Sur les conclusions subsidiaires de la requête :
11. La seule circonstance que par courriel du 29 juin 2018 Paris Habitat ait soumis une proposition d'avenant n°5 au groupement de maîtrise d'œuvre pour une rémunération complémentaire hors taxes de 27 129 euros, soit 32 554,80 euros TTC, ne signifie pas que Paris Habitat ait reconnu être redevable de cette somme dès lors que cette proposition d'avenant n'a pas été acceptée par le groupement. Les conclusions subsidiaires tendant à ce que Paris Habitat soit condamné à hauteur de ce montant, doivent donc être rejetées.
12. Il résulte de tout ce qui précède que M. B..., la société Avenir Investir Environnement et la société Artxbat ne sont pas fondés à soutenir que c'est à tort que, par le jugement attaqué, le Tribunal administratif de Paris a rejeté leur demande. Par voie de conséquence, leur requête, y compris les conclusions au titre de l'article L. 761-1 du code de justice administrative, doit être rejetée.
13. Enfin, il y a lieu, dans les circonstances de l'espèce, de mettre à la charge solidaire de M. B..., de la société Avenir Investir Environnement et de la société Artxbat une somme de 1 500 euros au titre du même article.
DÉCIDE :
Article 1er : La requête de M. B..., de la société Avenir Investir Environnement et de la société Artxbat est rejetée.
Article 2 : M. B... et les sociétés Avenir Investir Environnement et Artxbat verseront à Paris Habitat une somme globale de 1 500 euros au titre de l'article L. 761-1 du code de justice administrative.
Article 3 : Le présent arrêt sera notifié à M. C... B..., premier dénommé pour l'ensemble des requérants, et à l'office public de l'habitat Paris Habitat.

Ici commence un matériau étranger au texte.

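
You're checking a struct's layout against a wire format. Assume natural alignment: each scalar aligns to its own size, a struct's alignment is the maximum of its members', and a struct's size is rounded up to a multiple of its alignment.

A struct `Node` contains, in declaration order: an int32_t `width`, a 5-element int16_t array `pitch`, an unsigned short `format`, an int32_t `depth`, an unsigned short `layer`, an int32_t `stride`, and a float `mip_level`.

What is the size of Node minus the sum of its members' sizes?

width at 0 (size 4, align 4) → ends 4
pitch at 4 (size 10, align 2) → ends 14
format at 14 (size 2, align 2) → ends 16
depth at 16 (size 4, align 4) → ends 20
layer at 20 (size 2, align 2) → ends 22
pad 2 to align 4 for stride
stride at 24 (size 4, align 4) → ends 28
mip_level at 28 (size 4, align 4) → ends 32
total 32 bytes, alignment 4
data bytes 30, size 32 → padding 2

2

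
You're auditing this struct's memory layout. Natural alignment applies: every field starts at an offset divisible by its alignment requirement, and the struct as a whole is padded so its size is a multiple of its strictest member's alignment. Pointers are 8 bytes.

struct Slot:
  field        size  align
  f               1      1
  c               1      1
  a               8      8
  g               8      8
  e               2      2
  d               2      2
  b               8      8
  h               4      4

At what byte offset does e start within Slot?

@0: f [1B, align 1] → 1
@1: c [1B, align 1] → 2
+6 pad (align 8)
@8: a [8B, align 8] → 16
@16: g [8B, align 8] → 24
@24: e [2B, align 2] → 26

24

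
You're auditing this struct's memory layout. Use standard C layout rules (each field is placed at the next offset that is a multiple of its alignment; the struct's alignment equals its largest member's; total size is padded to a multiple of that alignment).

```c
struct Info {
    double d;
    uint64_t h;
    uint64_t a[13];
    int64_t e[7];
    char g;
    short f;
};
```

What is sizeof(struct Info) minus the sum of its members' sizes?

5

@0: d [8B, align 8] → 8
@8: h [8B, align 8] → 16
@16: a [104B, align 8] → 120
@120: e [56B, align 8] → 176
@176: g [1B, align 1] → 177
+1 pad (align 2)
@178: f [2B, align 2] → 180
+4 tail pad (align 8)
size 184, align 8
data bytes 179, size 184 → padding 5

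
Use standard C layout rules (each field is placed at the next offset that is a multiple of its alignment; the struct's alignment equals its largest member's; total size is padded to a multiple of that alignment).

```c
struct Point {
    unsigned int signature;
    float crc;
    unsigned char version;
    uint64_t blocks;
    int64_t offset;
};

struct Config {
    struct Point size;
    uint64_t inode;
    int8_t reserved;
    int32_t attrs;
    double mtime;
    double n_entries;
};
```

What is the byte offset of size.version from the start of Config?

Point: @0: signature [4B, align 4] → 4; @4: crc [4B, align 4] → 8; @8: version [1B, align 1] → 9; +7 pad (align 8); @16: blocks [8B, align 8] → 24; @24: offset [8B, align 8] → 32; size 32, align 8
@0: size [32B, align 8] → 32
within Point: version at 8
0 + 8 = 8

8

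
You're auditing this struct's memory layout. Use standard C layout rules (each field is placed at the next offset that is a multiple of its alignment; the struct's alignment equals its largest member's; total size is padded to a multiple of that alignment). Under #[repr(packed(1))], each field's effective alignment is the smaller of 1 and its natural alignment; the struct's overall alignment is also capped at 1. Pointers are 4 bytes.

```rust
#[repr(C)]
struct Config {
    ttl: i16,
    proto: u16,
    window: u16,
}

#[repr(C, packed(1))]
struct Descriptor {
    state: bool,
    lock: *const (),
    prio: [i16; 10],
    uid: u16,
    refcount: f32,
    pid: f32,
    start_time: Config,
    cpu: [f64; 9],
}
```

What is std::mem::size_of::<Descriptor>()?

Config: @0: ttl [2B, align 2] → 2; @2: proto [2B, align 2] → 4; @4: window [2B, align 2] → 6; size 6, align 2
@0: state [1B, align 1] → 1
@1: lock [4B, align 1] → 5
@5: prio [20B, align 1] → 25
@25: uid [2B, align 1] → 27
@27: refcount [4B, align 1] → 31
@31: pid [4B, align 1] → 35
@35: start_time [6B, align 1] → 41
@41: cpu [72B, align 1] → 113
size 113, align 1

113 bytes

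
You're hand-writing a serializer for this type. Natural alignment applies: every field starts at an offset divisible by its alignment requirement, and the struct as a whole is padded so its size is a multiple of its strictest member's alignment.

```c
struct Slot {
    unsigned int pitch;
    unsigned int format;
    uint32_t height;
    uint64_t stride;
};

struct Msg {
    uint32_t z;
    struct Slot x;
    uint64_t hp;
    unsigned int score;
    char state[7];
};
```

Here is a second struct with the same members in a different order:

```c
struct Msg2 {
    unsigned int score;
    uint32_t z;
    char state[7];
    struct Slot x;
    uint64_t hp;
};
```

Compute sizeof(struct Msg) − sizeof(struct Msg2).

8

Slot: 0..4  pitch  (4B, 4-aligned); 4..8  format  (4B, 4-aligned); 8..12  height  (4B, 4-aligned); 12..16  -- padding (4B); 16..24  stride  (8B, 8-aligned); sizeof = 24, alignof = 8
0..4  z  (4B, 4-aligned)
4..8  -- padding (4B)
8..32  x  (24B, 8-aligned)
32..40  hp  (8B, 8-aligned)
40..44  score  (4B, 4-aligned)
44..51  state  (7B, 1-aligned)
51..56  -- tail padding (5B)
sizeof = 56, alignof = 8
— Msg2 —
0..4  score  (4B, 4-aligned)
4..8  z  (4B, 4-aligned)
8..15  state  (7B, 1-aligned)
15..16  -- padding (1B)
16..40  x  (24B, 8-aligned)
40..48  hp  (8B, 8-aligned)
sizeof = 48, alignof = 8
56 − 48 = 8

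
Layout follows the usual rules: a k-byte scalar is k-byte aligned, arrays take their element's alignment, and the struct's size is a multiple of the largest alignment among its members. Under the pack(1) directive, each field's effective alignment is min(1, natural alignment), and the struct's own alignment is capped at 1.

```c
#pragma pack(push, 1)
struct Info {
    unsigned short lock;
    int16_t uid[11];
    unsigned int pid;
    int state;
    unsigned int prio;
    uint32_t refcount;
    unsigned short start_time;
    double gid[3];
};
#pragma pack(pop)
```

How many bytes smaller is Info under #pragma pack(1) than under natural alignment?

6

natural layout:
  @0: lock [2B, align 2] → 2
  @2: uid [22B, align 2] → 24
  @24: pid [4B, align 4] → 28
  @28: state [4B, align 4] → 32
  @32: prio [4B, align 4] → 36
  @36: refcount [4B, align 4] → 40
  @40: start_time [2B, align 2] → 42
  +6 pad (align 8)
  @48: gid [24B, align 8] → 72
  size 72, align 8
packed(1) layout:
  @0: lock [2B, align 1] → 2
  @2: uid [22B, align 1] → 24
  @24: pid [4B, align 1] → 28
  @28: state [4B, align 1] → 32
  @32: prio [4B, align 1] → 36
  @36: refcount [4B, align 1] → 40
  @40: start_time [2B, align 1] → 42
  @42: gid [24B, align 1] → 66
  size 66, align 1
72 − 66 = 6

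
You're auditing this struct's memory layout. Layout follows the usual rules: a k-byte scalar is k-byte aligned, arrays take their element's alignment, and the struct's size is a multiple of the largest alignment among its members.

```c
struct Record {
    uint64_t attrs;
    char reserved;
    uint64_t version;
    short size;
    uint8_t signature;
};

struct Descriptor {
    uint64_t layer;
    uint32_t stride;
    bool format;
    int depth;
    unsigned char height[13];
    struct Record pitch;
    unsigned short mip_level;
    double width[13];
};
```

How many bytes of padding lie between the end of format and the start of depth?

Record: attrs at 0 (size 8, align 8) → ends 8; reserved at 8 (size 1, align 1) → ends 9; pad 7 to align 8 for version; version at 16 (size 8, align 8) → ends 24; size at 24 (size 2, align 2) → ends 26; signature at 26 (size 1, align 1) → ends 27; tail pad 5 to reach multiple of 8; total 32 bytes, alignment 8
layer at 0 (size 8, align 8) → ends 8
stride at 8 (size 4, align 4) → ends 12
format at 12 (size 1, align 1) → ends 13
pad 3 to align 4 for depth
depth at 16 (size 4, align 4) → ends 20

3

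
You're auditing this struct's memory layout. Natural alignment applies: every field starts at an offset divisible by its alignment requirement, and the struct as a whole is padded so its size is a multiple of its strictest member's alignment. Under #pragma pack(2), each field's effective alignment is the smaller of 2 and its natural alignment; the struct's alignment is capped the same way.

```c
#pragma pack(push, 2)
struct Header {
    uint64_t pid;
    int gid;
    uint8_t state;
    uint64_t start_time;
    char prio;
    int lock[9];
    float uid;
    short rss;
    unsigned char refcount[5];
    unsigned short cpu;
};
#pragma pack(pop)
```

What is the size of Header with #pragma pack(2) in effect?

74

0..8  pid  (8B, 2-aligned)
8..12  gid  (4B, 2-aligned)
12..13  state  (1B, 1-aligned)
13..14  -- padding (1B)
14..22  start_time  (8B, 2-aligned)
22..23  prio  (1B, 1-aligned)
23..24  -- padding (1B)
24..60  lock  (36B, 2-aligned)
60..64  uid  (4B, 2-aligned)
64..66  rss  (2B, 2-aligned)
66..71  refcount  (5B, 1-aligned)
71..72  -- padding (1B)
72..74  cpu  (2B, 2-aligned)
sizeof = 74, alignof = 2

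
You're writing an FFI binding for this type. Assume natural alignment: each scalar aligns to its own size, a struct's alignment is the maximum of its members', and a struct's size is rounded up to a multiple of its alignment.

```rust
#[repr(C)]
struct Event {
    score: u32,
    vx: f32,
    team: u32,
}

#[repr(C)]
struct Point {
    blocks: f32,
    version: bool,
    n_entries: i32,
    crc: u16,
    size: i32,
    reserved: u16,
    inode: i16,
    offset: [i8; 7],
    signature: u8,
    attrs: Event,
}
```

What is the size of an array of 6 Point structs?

Event: @0: score [4B, align 4] → 4; @4: vx [4B, align 4] → 8; @8: team [4B, align 4] → 12; size 12, align 4
@0: blocks [4B, align 4] → 4
@4: version [1B, align 1] → 5
+3 pad (align 4)
@8: n_entries [4B, align 4] → 12
@12: crc [2B, align 2] → 14
+2 pad (align 4)
@16: size [4B, align 4] → 20
@20: reserved [2B, align 2] → 22
@22: inode [2B, align 2] → 24
@24: offset [7B, align 1] → 31
@31: signature [1B, align 1] → 32
@32: attrs [12B, align 4] → 44
size 44, align 4
array of 6: 6 × 44 = 264

264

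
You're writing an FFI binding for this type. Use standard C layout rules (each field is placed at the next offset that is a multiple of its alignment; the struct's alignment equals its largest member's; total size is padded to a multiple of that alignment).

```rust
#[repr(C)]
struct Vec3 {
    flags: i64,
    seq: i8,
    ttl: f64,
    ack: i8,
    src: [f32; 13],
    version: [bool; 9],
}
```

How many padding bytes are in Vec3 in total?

17

0..8  flags  (8B, 8-aligned)
8..9  seq  (1B, 1-aligned)
9..16  -- padding (7B)
16..24  ttl  (8B, 8-aligned)
24..25  ack  (1B, 1-aligned)
25..28  -- padding (3B)
28..80  src  (52B, 4-aligned)
80..89  version  (9B, 1-aligned)
89..96  -- tail padding (7B)
sizeof = 96, alignof = 8
data bytes 79, size 96 → padding 17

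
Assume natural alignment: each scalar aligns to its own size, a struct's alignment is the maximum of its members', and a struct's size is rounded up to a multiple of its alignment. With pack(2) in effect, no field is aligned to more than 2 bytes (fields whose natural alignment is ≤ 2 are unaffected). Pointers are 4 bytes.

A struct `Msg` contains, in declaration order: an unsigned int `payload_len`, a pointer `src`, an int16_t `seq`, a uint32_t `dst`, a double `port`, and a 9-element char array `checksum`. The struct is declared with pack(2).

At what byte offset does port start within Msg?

14

@0: payload_len [4B, align 2] → 4
@4: src [4B, align 2] → 8
@8: seq [2B, align 2] → 10
@10: dst [4B, align 2] → 14
@14: port [8B, align 2] → 22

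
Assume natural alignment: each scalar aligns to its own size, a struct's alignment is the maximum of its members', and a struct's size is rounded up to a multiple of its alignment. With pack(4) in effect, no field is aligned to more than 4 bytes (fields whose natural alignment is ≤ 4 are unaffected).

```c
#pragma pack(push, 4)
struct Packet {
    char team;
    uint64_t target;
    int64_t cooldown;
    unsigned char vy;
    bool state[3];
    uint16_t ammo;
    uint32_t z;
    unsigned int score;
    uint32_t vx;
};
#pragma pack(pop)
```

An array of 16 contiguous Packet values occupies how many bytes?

640

team at 0 (size 1, align 1) → ends 1
pad 3 to align 4 for target
target at 4 (size 8, align 4) → ends 12
cooldown at 12 (size 8, align 4) → ends 20
vy at 20 (size 1, align 1) → ends 21
state at 21 (size 3, align 1) → ends 24
ammo at 24 (size 2, align 2) → ends 26
pad 2 to align 4 for z
z at 28 (size 4, align 4) → ends 32
score at 32 (size 4, align 4) → ends 36
vx at 36 (size 4, align 4) → ends 40
total 40 bytes, alignment 4
array of 16: 16 × 40 = 640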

Délibéré après l'audience du 21 novembre 2023 à laquelle siégeaient :
M. Niollet, président-assesseur,
M. Pagès, premier conseiller,
Mme d'Argenlieu, première conseillère.
Rendu public par mise à disposition au greffe, le 5 décembre 2023.
Le rapporteur,
D. PAGES Le président,
J-C. NIOLLET
La greffière,
Z. SAADAOUI
La République mande et ordonne au ministre de la transition écologique et de la cohésion des territoires en ce qui le concerne ou à tous commissaires de justice à ce requis en ce qui concerne les voies de droit commun contre les parties privées, de pourvoir à l'exécution de la présente décision.